Chris Marker Memories of the Future por Catherine Lupton

Captura de pantalla 2014-08-10 a la(s) 20.56.15The precedent set by the early Surrealist-inspired documentaries helped to foster a critical climate in France that strongly valued evidence of a director’s attitude, sensibility and personal style in his or her approach to real-life subject matter. This is in marked contrast to the principles of social documentary associated with the producer John Grierson, whose influence has cast a long shadow over documentary practice in Britain, Canada and other nations.16 

Even though Grierson produced several films remarkable for their formal inventiveness and use of avant-garde techniques, notably Song of Ceylon (Basil Wright, 1934) and Coalface (Alberto Cavalcanti, 1935), the most familiar legacy of his theoretical writings is that ‘art’ should be ‘the by-product of a job of work done’,17 in other words that the documentary filmmaker should subordinate his or her aesthetic vision to the demands of the subject matter and the need to make an effective social intervention. In France, documentary flourished within a continuum of short film production, and came to be regarded as at its best a mode of personal reflection on the world, more closely aligned to the authored literary essay than the social or legal document.
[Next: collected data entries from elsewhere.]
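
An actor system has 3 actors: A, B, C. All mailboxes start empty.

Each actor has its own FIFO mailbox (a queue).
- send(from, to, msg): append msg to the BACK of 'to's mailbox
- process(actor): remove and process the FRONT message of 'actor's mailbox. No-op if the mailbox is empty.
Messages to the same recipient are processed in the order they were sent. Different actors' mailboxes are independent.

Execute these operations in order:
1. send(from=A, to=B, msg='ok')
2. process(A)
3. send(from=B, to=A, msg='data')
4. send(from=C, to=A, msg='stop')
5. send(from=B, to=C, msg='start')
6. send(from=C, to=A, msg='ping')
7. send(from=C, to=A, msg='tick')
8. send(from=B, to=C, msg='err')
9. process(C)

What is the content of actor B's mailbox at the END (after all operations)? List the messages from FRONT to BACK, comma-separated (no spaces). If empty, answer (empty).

Answer: ok

Derivation:
After 1 (send(from=A, to=B, msg='ok')): A:[] B:[ok] C:[]
After 2 (process(A)): A:[] B:[ok] C:[]
After 3 (send(from=B, to=A, msg='data')): A:[data] B:[ok] C:[]
After 4 (send(from=C, to=A, msg='stop')): A:[data,stop] B:[ok] C:[]
After 5 (send(from=B, to=C, msg='start')): A:[data,stop] B:[ok] C:[start]
After 6 (send(from=C, to=A, msg='ping')): A:[data,stop,ping] B:[ok] C:[start]
After 7 (send(from=C, to=A, msg='tick')): A:[data,stop,ping,tick] B:[ok] C:[start]
After 8 (send(from=B, to=C, msg='err')): A:[data,stop,ping,tick] B:[ok] C:[start,err]
After 9 (process(C)): A:[data,stop,ping,tick] B:[ok] C:[err]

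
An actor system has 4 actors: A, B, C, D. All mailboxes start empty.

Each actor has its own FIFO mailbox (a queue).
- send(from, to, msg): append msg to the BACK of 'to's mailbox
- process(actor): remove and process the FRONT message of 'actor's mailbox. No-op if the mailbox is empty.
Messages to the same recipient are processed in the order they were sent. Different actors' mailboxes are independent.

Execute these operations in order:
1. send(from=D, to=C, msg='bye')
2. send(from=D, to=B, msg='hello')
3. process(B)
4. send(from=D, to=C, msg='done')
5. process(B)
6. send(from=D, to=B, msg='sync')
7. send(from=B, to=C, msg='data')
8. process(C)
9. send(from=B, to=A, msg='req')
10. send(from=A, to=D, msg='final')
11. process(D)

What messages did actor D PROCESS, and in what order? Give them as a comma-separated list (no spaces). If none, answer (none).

After 1 (send(from=D, to=C, msg='bye')): A:[] B:[] C:[bye] D:[]
After 2 (send(from=D, to=B, msg='hello')): A:[] B:[hello] C:[bye] D:[]
After 3 (process(B)): A:[] B:[] C:[bye] D:[]
After 4 (send(from=D, to=C, msg='done')): A:[] B:[] C:[bye,done] D:[]
After 5 (process(B)): A:[] B:[] C:[bye,done] D:[]
After 6 (send(from=D, to=B, msg='sync')): A:[] B:[sync] C:[bye,done] D:[]
After 7 (send(from=B, to=C, msg='data')): A:[] B:[sync] C:[bye,done,data] D:[]
After 8 (process(C)): A:[] B:[sync] C:[done,data] D:[]
After 9 (send(from=B, to=A, msg='req')): A:[req] B:[sync] C:[done,data] D:[]
After 10 (send(from=A, to=D, msg='final')): A:[req] B:[sync] C:[done,data] D:[final]
After 11 (process(D)): A:[req] B:[sync] C:[done,data] D:[]

Answer: final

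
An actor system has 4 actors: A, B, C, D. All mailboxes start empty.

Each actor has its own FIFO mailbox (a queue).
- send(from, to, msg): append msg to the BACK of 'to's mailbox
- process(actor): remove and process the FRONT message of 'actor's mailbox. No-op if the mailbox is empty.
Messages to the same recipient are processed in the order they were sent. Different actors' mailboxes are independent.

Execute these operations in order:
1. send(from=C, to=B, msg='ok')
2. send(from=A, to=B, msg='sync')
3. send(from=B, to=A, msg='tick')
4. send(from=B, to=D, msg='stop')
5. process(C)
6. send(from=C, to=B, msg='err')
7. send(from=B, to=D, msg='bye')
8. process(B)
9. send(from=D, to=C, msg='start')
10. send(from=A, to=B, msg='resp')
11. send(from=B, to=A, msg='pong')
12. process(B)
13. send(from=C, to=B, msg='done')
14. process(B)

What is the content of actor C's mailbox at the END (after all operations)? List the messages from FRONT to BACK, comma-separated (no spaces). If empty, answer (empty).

After 1 (send(from=C, to=B, msg='ok')): A:[] B:[ok] C:[] D:[]
After 2 (send(from=A, to=B, msg='sync')): A:[] B:[ok,sync] C:[] D:[]
After 3 (send(from=B, to=A, msg='tick')): A:[tick] B:[ok,sync] C:[] D:[]
After 4 (send(from=B, to=D, msg='stop')): A:[tick] B:[ok,sync] C:[] D:[stop]
After 5 (process(C)): A:[tick] B:[ok,sync] C:[] D:[stop]
After 6 (send(from=C, to=B, msg='err')): A:[tick] B:[ok,sync,err] C:[] D:[stop]
After 7 (send(from=B, to=D, msg='bye')): A:[tick] B:[ok,sync,err] C:[] D:[stop,bye]
After 8 (process(B)): A:[tick] B:[sync,err] C:[] D:[stop,bye]
After 9 (send(from=D, to=C, msg='start')): A:[tick] B:[sync,err] C:[start] D:[stop,bye]
After 10 (send(from=A, to=B, msg='resp')): A:[tick] B:[sync,err,resp] C:[start] D:[stop,bye]
After 11 (send(from=B, to=A, msg='pong')): A:[tick,pong] B:[sync,err,resp] C:[start] D:[stop,bye]
After 12 (process(B)): A:[tick,pong] B:[err,resp] C:[start] D:[stop,bye]
After 13 (send(from=C, to=B, msg='done')): A:[tick,pong] B:[err,resp,done] C:[start] D:[stop,bye]
After 14 (process(B)): A:[tick,pong] B:[resp,done] C:[start] D:[stop,bye]

Answer: start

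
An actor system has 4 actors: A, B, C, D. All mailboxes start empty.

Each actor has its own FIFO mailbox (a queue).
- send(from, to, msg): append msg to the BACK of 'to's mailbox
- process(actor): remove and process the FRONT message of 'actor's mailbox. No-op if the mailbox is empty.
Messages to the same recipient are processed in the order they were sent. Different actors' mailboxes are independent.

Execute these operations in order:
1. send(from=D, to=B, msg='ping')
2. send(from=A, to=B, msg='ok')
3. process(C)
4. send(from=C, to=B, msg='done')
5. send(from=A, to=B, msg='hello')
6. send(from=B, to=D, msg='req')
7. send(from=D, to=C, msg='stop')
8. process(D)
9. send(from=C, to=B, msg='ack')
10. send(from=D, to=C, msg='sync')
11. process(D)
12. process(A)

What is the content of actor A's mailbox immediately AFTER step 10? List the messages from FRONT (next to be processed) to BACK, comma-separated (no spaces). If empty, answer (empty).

After 1 (send(from=D, to=B, msg='ping')): A:[] B:[ping] C:[] D:[]
After 2 (send(from=A, to=B, msg='ok')): A:[] B:[ping,ok] C:[] D:[]
After 3 (process(C)): A:[] B:[ping,ok] C:[] D:[]
After 4 (send(from=C, to=B, msg='done')): A:[] B:[ping,ok,done] C:[] D:[]
After 5 (send(from=A, to=B, msg='hello')): A:[] B:[ping,ok,done,hello] C:[] D:[]
After 6 (send(from=B, to=D, msg='req')): A:[] B:[ping,ok,done,hello] C:[] D:[req]
After 7 (send(from=D, to=C, msg='stop')): A:[] B:[ping,ok,done,hello] C:[stop] D:[req]
After 8 (process(D)): A:[] B:[ping,ok,done,hello] C:[stop] D:[]
After 9 (send(from=C, to=B, msg='ack')): A:[] B:[ping,ok,done,hello,ack] C:[stop] D:[]
After 10 (send(from=D, to=C, msg='sync')): A:[] B:[ping,ok,done,hello,ack] C:[stop,sync] D:[]

(empty)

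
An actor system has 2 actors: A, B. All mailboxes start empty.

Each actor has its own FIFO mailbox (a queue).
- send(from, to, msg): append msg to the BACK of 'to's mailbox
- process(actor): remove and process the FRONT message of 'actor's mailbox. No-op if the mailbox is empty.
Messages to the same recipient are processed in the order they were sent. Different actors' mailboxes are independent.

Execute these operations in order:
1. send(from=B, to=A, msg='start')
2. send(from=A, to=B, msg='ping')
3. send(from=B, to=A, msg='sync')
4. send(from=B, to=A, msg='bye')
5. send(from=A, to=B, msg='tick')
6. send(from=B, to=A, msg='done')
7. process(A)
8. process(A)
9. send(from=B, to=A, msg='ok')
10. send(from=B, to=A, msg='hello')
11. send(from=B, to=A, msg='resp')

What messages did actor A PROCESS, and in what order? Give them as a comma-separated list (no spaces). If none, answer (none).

Answer: start,sync

Derivation:
After 1 (send(from=B, to=A, msg='start')): A:[start] B:[]
After 2 (send(from=A, to=B, msg='ping')): A:[start] B:[ping]
After 3 (send(from=B, to=A, msg='sync')): A:[start,sync] B:[ping]
After 4 (send(from=B, to=A, msg='bye')): A:[start,sync,bye] B:[ping]
After 5 (send(from=A, to=B, msg='tick')): A:[start,sync,bye] B:[ping,tick]
After 6 (send(from=B, to=A, msg='done')): A:[start,sync,bye,done] B:[ping,tick]
After 7 (process(A)): A:[sync,bye,done] B:[ping,tick]
After 8 (process(A)): A:[bye,done] B:[ping,tick]
After 9 (send(from=B, to=A, msg='ok')): A:[bye,done,ok] B:[ping,tick]
After 10 (send(from=B, to=A, msg='hello')): A:[bye,done,ok,hello] B:[ping,tick]
After 11 (send(from=B, to=A, msg='resp')): A:[bye,done,ok,hello,resp] B:[ping,tick]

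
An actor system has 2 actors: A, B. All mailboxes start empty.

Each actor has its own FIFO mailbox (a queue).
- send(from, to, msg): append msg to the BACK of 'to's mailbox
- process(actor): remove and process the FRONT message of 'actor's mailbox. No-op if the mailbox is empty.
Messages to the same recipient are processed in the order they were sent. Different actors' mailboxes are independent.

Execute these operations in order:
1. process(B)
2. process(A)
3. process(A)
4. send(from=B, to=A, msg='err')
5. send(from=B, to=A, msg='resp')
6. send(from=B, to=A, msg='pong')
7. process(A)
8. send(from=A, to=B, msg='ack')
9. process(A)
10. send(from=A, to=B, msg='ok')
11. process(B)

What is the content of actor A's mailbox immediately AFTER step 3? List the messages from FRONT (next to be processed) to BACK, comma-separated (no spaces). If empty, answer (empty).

After 1 (process(B)): A:[] B:[]
After 2 (process(A)): A:[] B:[]
After 3 (process(A)): A:[] B:[]

(empty)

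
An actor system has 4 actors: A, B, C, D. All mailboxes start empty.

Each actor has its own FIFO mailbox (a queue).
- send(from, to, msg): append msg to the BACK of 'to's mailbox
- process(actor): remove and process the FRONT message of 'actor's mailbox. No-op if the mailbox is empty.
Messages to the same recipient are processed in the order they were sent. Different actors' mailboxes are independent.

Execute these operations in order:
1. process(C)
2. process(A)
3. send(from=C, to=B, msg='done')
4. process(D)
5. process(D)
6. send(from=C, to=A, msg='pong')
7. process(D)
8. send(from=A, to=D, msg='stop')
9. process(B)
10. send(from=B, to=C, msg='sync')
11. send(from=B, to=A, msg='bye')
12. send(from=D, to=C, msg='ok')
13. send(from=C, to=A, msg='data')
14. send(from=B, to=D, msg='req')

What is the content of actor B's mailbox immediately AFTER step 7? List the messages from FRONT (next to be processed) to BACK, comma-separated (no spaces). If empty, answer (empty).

After 1 (process(C)): A:[] B:[] C:[] D:[]
After 2 (process(A)): A:[] B:[] C:[] D:[]
After 3 (send(from=C, to=B, msg='done')): A:[] B:[done] C:[] D:[]
After 4 (process(D)): A:[] B:[done] C:[] D:[]
After 5 (process(D)): A:[] B:[done] C:[] D:[]
After 6 (send(from=C, to=A, msg='pong')): A:[pong] B:[done] C:[] D:[]
After 7 (process(D)): A:[pong] B:[done] C:[] D:[]

done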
Even the significant numbers of short documentaries made as commissions for public bodies or private companies, such as Alain Resnais’ Le Chant du Styrène (1957, about polystyrene manufacture) and Agnès Varda’s Ô saisons, ô châteaux (1957, a ‘tourist’ film about the châteaux of the Loire), became showcases for the director’s own perspective – which in the Varda example was markedly caustic – rather than being expected to follow a sponsor’s brief slavishly. These creative circumstances fostered a sense that the boundaries between documentary and fiction were fluid, and Resnais, Varda and Franju among others all made successful forays or transitions into directing feature-length fiction films. When Alexandre Astruc (another signatory of the Declaration of the Group of Thirty) put forward his pioneering ideas about the ‘caméra-stylo’, it is possible that he had in mind the inventive and wide-ranging short documentaries made by his contemporaries, alongside the celebrated fiction films of Jean Renoir and Robert Bresson.